Anna CalviElle paraît minuscule, au bord de la scène, frêle silhouette barrée d’une guitare à laquelle elle laisse d’abord la parole, le temps d’un long solo introductif. Car avant la voix, c’est cette guitare qui est son mode d’expression essentiel : plus qu’un instrument parmi d’autres, elle  prolonge son âme, ses nerfs. Anna en use et en abuse, passant dans un chaud-froid permanent de la douceur mélancolique à des cataclysmes orageux, moments fusionnels où elle s’acharne avec passion sur ses cordes.

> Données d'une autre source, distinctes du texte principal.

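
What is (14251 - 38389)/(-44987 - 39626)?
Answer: 24138/84613 ≈ 0.28528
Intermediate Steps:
(14251 - 38389)/(-44987 - 39626) = -24138/(-84613) = -24138*(-1/84613) = 24138/84613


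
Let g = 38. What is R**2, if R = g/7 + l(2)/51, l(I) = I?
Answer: 3810304/127449 ≈ 29.897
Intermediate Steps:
R = 1952/357 (R = 38/7 + 2/51 = 1952/357 ≈ 5.4678)
R**2 = (1952/357)**2 = 3810304/127449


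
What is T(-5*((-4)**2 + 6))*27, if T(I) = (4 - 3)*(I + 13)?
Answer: -2619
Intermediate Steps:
T(I) = 13 + I (T(I) = 1*(13 + I) = 13 + I)
T(-5*((-4)**2 + 6))*27 = (13 - 5*((-4)**2 + 6))*27 = (13 - 5*(16 + 6))*27 = (13 - 5*22)*27 = (13 - 110)*27 = -97*27 = -2619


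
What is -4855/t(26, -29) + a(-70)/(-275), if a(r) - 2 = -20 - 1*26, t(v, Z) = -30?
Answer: 24299/150 ≈ 161.99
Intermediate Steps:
a(r) = -44 (a(r) = 2 + (-20 - 1*26) = 2 + (-20 - 26) = 2 - 46 = -44)
-4855/t(26, -29) + a(-70)/(-275) = -4855/(-30) - 44/(-275) = -4855*(-1/30) - 44*(-1/275) = 971/6 + 4/25 = 24299/150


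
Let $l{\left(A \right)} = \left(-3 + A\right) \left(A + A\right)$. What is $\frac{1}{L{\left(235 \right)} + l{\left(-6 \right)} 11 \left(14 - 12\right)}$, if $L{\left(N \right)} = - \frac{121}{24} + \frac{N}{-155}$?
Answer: $\frac{744}{1762865} \approx 0.00042204$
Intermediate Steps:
$l{\left(A \right)} = 2 A \left(-3 + A\right)$ ($l{\left(A \right)} = \left(-3 + A\right) 2 A = 2 A \left(-3 + A\right)$)
$L{\left(N \right)} = - \frac{121}{24} - \frac{N}{155}$ ($L{\left(N \right)} = \left(-121\right) \frac{1}{24} + N \left(- \frac{1}{155}\right) = - \frac{121}{24} - \frac{N}{155}$)
$\frac{1}{L{\left(235 \right)} + l{\left(-6 \right)} 11 \left(14 - 12\right)} = \frac{1}{\left(- \frac{121}{24} - \frac{47}{31}\right) + 2 \left(-6\right) \left(-3 - 6\right) 11 \left(14 - 12\right)} = \frac{1}{\left(- \frac{121}{24} - \frac{47}{31}\right) + 2 \left(-6\right) \left(-9\right) 11 \cdot 2} = \frac{1}{- \frac{4879}{744} + 108 \cdot 11 \cdot 2} = \frac{1}{- \frac{4879}{744} + 1188 \cdot 2} = \frac{1}{- \frac{4879}{744} + 2376} = \frac{1}{\frac{1762865}{744}} = \frac{744}{1762865}$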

Cheveux tirés, regard perçant et noir : l’austérité apparente n’a d’égal que l’intensité qui couve au dessous et qui se dégage de cette voix grave au phrasé franc, presque autoritaire et de ces accords plaqués avec rage.

Les morceaux de lave extraits de son premier album, cœurs brûlants dans une gangue froide, se succèdent en de trop courts trois quarts d’heure : “Suzanne And I”, Blackout”, “I’ll Be Your Man”, “Desire”, “The Devil”, “Love Won’t Be Leaving” et finalement “Jezebel” qu’elle nous offre en français.

Il y a une certaine évidence dans la couleur qu’elle arbore, de son chemisier à sa moue carmine, ce rouge qui semble signifier, au-delà de sa timidité naturelle, que c’est son cœur à vif qu’elle donne à entendre. Le sang qui en coule, charriant une puissance organique, s’ourle parfois du noir des profondeurs viscérales.